# Finding the enclosed area between two equations

I have to find the sum of the enclosed area between two functions that goes from 0 to 2pi:

f[x_]:=x-(1+3/2)Sin(2x);
g[x_]:=(x/2)-8Cos(3x-pi/19);
Plot[{f[x],g[x]},{x,0,2pi}, PlotLegends->"Expressions"]


I got the intersections by using NSolve:

{a,b,c,d,e,f}:=x/.NSolve[{f[x]==g[x]&&0<x<2pi},x,Reals]


But when I use ImplicitRegion and try to get the area between the two lines, I get nothing usefull for RegionUnion or RegionPlot. I do a ImplicitRegion between every intersection (0-a, a-b, b-c and so on to f-2pi) and then try to plot the Region.

r1=ImplicitRegion[g[x]<y&&f[x]>y,{{x,0,a},y}]
r2=ImplicitRegion[g[x]<y&&f[x]>y,{{x,a,b},y}]
Area@RegionUnion[r1,r2]
RegionPlot[{r1, r2}, PlotRange -> {{0, 2pi}, {-8, 10}}]


But Mathematica enters an infite loop which I have to abort. What is it that I'm missing?

Clear["Global*"]

f[x_] := x - (1 + 3/2) Sin[2 x];
g[x_] := (x/2) - 8 Cos[3 x - Pi/19];

area = Integrate[Abs[f[x] - g[x]], {x, 0, 2 Pi}] // N

(* 33.9833 *)

pts = {x, f[x]} /. NSolve[{f[x] == g[x], 0 < x < 2 Pi}, x];

Plot[{f[x], g[x]}, {x, 0, 2 Pi}, PlotLegends -> "Expressions",
Filling -> 1 -> {2},
Epilog -> {Red, AbsolutePointSize, Point[pts]}] intervals =
Between[x, #] & /@ Partition[{0, First /@ pts, 2 Pi} // Flatten, 2, 1] //
Simplify

(* {0 <= x <= 0.500703, 0.500703 <= x <= 1.58895, 1.58895 <= x <= 2.80023,
2.80023 <= x <= 3.73933, 3.73933 <= x <= 4.91606, 4.91606 <= x <= 5.57567,
5.57567 <= x <= 2 π} *)

areafg = Total[
Area[ImplicitRegion[g[x] < y < f[x] && #, {x, y}]] & /@
intervals[[1 ;; ;; 2]]]

(* 21.9265 *)

areagf = Total[
Area[ImplicitRegion[f[x] < y < g[x] && #, {x, y}]] & /@
intervals[[2 ;; ;; 2]]]

(* 12.0569 *)


Summing the two areas

area = areafg + areagf

(* 33.9833 *)


This agrees with direct integration

First, constants in MMA are always capitalized and function arguments are enclosed in square brackets.
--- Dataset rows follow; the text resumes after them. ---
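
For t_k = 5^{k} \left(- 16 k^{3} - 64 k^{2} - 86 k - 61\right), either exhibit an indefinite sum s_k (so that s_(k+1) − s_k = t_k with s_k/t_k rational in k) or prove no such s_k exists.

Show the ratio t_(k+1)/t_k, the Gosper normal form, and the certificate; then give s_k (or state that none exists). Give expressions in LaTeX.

s_k = 5^{k} \left(- 4 k^{3} - k^{2} - 4 k - 4\right)

t_(k+1)/t_k = 5*(16*k**3 + 112*k**2 + 262*k + 227)/(16*k**3 + 64*k**2 + 86*k + 61).
So A=5 and B=1, with C=k**3 + 4*k**2 + 43*k/8 + 61/16.
Key eq: (5)·f(k+1) = (1)·f(k) + (k**3 + 4*k**2 + 43*k/8 + 61/16).
deg f ≤ 3 (via 0,0,3).
Match coefficients ⇒ f(k) = (4*k**3 + k**2 + 4*k + 4)/16.
Then R = B(k−1)f/C = (4*k**3 + k**2 + 4*k + 4)/(16*k**3 + 64*k**2 + 86*k + 61), so s_k = R(k)·t_k = 5**k*(-4*k**3 - k**2 - 4*k - 4).
Check: Δs_k = 5**k*(-16*k**3 - 64*k**2 - 86*k - 61). ✓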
I assume that you want the area between the two functions like:

f[x_] := x - (1 + 3/2) Sin[2 x];
g[x_] := (x/2) - 8 Cos[3 x - Pi/19];
Plot[{f[x], g[x]}, {x, 0, 2 Pi}, PlotLegends -> "Expressions",
Filling -> {1 -> {2}}] This can be calculated by the integral of the absolute value of the difference:

Integrate[Abs[f[x] - g[x]], {x, 0, 2 Pi}] // N
(* 33.9833 *)


In r2 we should use g[x] > y && f[x] < y instead of g[x]<y&&f[x]>y. And we also need to replace {a, b, c, d, e, f} by {a, b, c, d, e, ff} etc.

f[x_] := x - (1 + 3/2) Sin[2 x];
g[x_] := (x/2) - 8 Cos[3 x - Pi/19];
Plot[{f[x], g[x]}, {x, 0, 2 Pi}, PlotLegends -> "Expressions"]
{a, b, c, d, e, ff} =
x /. NSolve[{f[x] == g[x] && 0 < x < 2 Pi}, x, Reals]
r1 = ImplicitRegion[g[x] < y && f[x] > y, {{x, 0, a}, y}];
r2 = ImplicitRegion[g[x] > y && f[x] < y, {{x, a, b}, y}];
Area@RegionUnion[r1, r2]
RegionPlot[{r1, r2}, PlotRange -> {{0, 2 Pi}, {-8, 10}}]
`